In Qatar a similar picture emerges. Bankers contacted by MEES said that they had not been issued specific instructions by their central bank. “If the idea is to stop activities with sanctioned banks in Iran, yes, but to discontinue financing trade with Iran, I doubt it,” said one, noting that Iran’s trade with Qatar is insignificant when compared to the UAE’s. “It’s only a couple of hundred million US dollars’ worth, and runs into a few billion for the UAE,” he said. Another Qatari banker noted that employees at his institution had been told that any transactions with Iranian customers must be referred to the compliance department. However, this appeared to be in response to the media reports rather than a directive from the Central Bank of Qatar.
Another Gulf banker noted that even though there has been no official communication, most financiers are being very cautious. “When the CBI became subject to sanctions it became much more serious. It goes deeper into the financial sector,” he said. “As a result no one is willing to take the risk of having their funds frozen.”

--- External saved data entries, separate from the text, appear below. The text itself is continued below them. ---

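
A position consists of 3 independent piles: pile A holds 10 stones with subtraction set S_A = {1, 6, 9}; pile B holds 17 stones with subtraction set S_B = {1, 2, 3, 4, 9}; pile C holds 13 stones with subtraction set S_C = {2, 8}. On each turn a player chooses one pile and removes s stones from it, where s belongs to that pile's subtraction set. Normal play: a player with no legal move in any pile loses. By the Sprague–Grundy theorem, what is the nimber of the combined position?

Pile A, S = {1, 6, 9}:
n :  0  1  2  3  4  5  6  7  8  9 10
G :  0  1  0  1  0  1  2  0  1  2  3
G_A(10) = 3.
Pile B, S = {1, 2, 3, 4, 9}:
n :  0  1  2  3  4  5  6  7  8  9 10 11 12 13 14 15 16 17
G :  0  1  2  3  4  0  1  2  3  4  0  1  2  3  4  0  1  2
G_B(17) = 2.
Pile C, S = {2, 8}:
G(0) = 0
G(1) = mex{} = 0
G(2) = mex{0} = 1
G(3) = mex{0} = 1
G(4) = mex{1} = 0
G(5) = mex{1} = 0
G(6) = mex{0} = 1
G(7) = mex{0} = 1
G(8) = mex{1,0} = 2
G(9) = mex{1,0} = 2
G(10) = mex{2,1} = 0
G(11) = mex{2,1} = 0
G(12) = mex{0,0} = 1
G(13) = mex{0,0} = 1
G_C(13) = 1.
Combined Grundy value = 3 ⊕ 2 ⊕ 1 = 0.

0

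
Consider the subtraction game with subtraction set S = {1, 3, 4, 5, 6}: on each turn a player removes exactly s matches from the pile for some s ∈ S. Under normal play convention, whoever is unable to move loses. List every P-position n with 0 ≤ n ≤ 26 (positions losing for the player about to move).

G(0) = 0
G(1) = mex{0} = 1
G(2) = mex{1} = 0
G(3) = mex{0,0} = 1
G(4) = mex{1,1,0} = 2
G(5) = mex{2,0,1,0} = 3
G(6) = mex{3,1,0,1,0} = 2
G(7) = mex{2,2,1,0,1} = 3
G(8) = mex{3,3,2,1,0} = 4
G(9) = mex{4,2,3,2,1} = 0
G(10) = mex{0,3,2,3,2} = 1
G(11) = mex{1,4,3,2,3} = 0
G(12) = mex{0,0,4,3,2} = 1
G(13) = mex{1,1,0,4,3} = 2
G(14) = mex{2,0,1,0,4} = 3
G(15) = mex{3,1,0,1,0} = 2
G(16) = mex{2,2,1,0,1} = 3
G(17) = mex{3,3,2,1,0} = 4
G(18) = mex{4,2,3,2,1} = 0
G(19) = mex{0,3,2,3,2} = 1
G(20) = mex{1,4,3,2,3} = 0
G(21) = mex{0,0,4,3,2} = 1
G(22) = mex{1,1,0,4,3} = 2
G(23) = mex{2,0,1,0,4} = 3
G(24) = mex{3,1,0,1,0} = 2
G(25) = mex{2,2,1,0,1} = 3
G(26) = mex{3,3,2,1,0} = 4
P-positions are exactly the n with G(n) = 0.

0, 2, 9, 11, 18, 20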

Foreign Currency Restrictions
CBI Governor Mahmoud Bahmani announced an interest rate hike to 21% and further restrictions on the sale of foreign currency. Furthermore, “the government will not give foreign currency for storage,” he added – which has been interpreted as meaning Iranians will no longer be allowed to exchange rials for dollars unless they can prove an immediate need. The free market rate for the rials is now $1=IR19,000 – 55% above the central bank’s official ‘reference rate’ of $1=IR12,260. However, exchange agencies have run out of dollars and MEES learns that Iraqi exchange dealers are refusing to accept rials from thousands of dollar-hungry Iranians who cross the border.
Some Iranians may soon face physical hunger too, following non-payment for some imports of Indian rice – a staple in Iranian cooking. India supplies Iran with 45% of its annual imports of 1.2mn tons and India’s rice exporters have warned against extending credit to Iranian customers, following defaults on payments for up to 200,000 tons.

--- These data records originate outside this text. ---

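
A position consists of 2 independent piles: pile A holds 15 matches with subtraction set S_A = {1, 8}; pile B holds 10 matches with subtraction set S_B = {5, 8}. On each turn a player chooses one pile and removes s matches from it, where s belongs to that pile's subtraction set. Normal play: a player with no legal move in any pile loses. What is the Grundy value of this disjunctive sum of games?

Pile A, S = {1, 8}:
n :  0  1  2  3  4  5  6  7  8  9 10 11 12 13 14 15
G :  0  1  0  1  0  1  0  1  2  0  1  0  1  0  1  0
G_A(15) = 0.
Pile B, S = {5, 8}:
G(0) = 0
G(1) = mex{} = 0
G(2) = mex{} = 0
G(3) = mex{} = 0
G(4) = mex{} = 0
G(5) = mex{0} = 1
G(6) = mex{0} = 1
G(7) = mex{0} = 1
G(8) = mex{0,0} = 1
G(9) = mex{0,0} = 1
G(10) = mex{1,0} = 2
G_B(10) = 2.
Combined Grundy value = 0 ⊕ 2 = 2.

2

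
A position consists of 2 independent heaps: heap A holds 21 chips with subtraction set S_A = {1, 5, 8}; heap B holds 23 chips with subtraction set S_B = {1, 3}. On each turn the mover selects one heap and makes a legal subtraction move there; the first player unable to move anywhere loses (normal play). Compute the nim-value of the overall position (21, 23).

3

Heap A, S = {1, 5, 8}:
G(0) = 0
G(1) = mex{0} = 1
G(2) = mex{1} = 0
G(3) = mex{0} = 1
G(4) = mex{1} = 0
G(5) = mex{0,0} = 1
G(6) = mex{1,1} = 0
G(7) = mex{0,0} = 1
G(8) = mex{1,1,0} = 2
G(9) = mex{2,0,1} = 3
G(10) = mex{3,1,0} = 2
G(11) = mex{2,0,1} = 3
G(12) = mex{3,1,0} = 2
G(13) = mex{2,2,1} = 0
G(14) = mex{0,3,0} = 1
G(15) = mex{1,2,1} = 0
G(16) = mex{0,3,2} = 1
G(17) = mex{1,2,3} = 0
G(18) = mex{0,0,2} = 1
G(19) = mex{1,1,3} = 0
G(20) = mex{0,0,2} = 1
G(21) = mex{1,1,0} = 2
G_A(21) = 2.
Heap B, S = {1, 3}:
n :  0  1  2  3  4  5  6  7  8  9 10 11 12 13 14 15 16 17 18 19 20 21 22 23
G :  0  1  0  1  0  1  0  1  0  1  0  1  0  1  0  1  0  1  0  1  0  1  0  1
G_B(23) = 1.
Combined Grundy value = 2 ⊕ 1 = 3.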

The economic pressure is widening the split in the ruling powers. “Even during the war we did not witness such instability,” Alaeddin Boroujerdi, head of the Majlis Foreign Affairs Committee, told the semi-official Fars News Agency. “Government officials and the president himself should definitely be held accountable to people and public opinion.”
Parliament summoned President Mahmoud Ahmadinejad to be questioned by MPs about the economy and foreign policy. The speech of parliamentary deputy speaker Mohammad Reza Bahonar, attacking the president while explaining the summons, was broadcast live on Iranian state radio.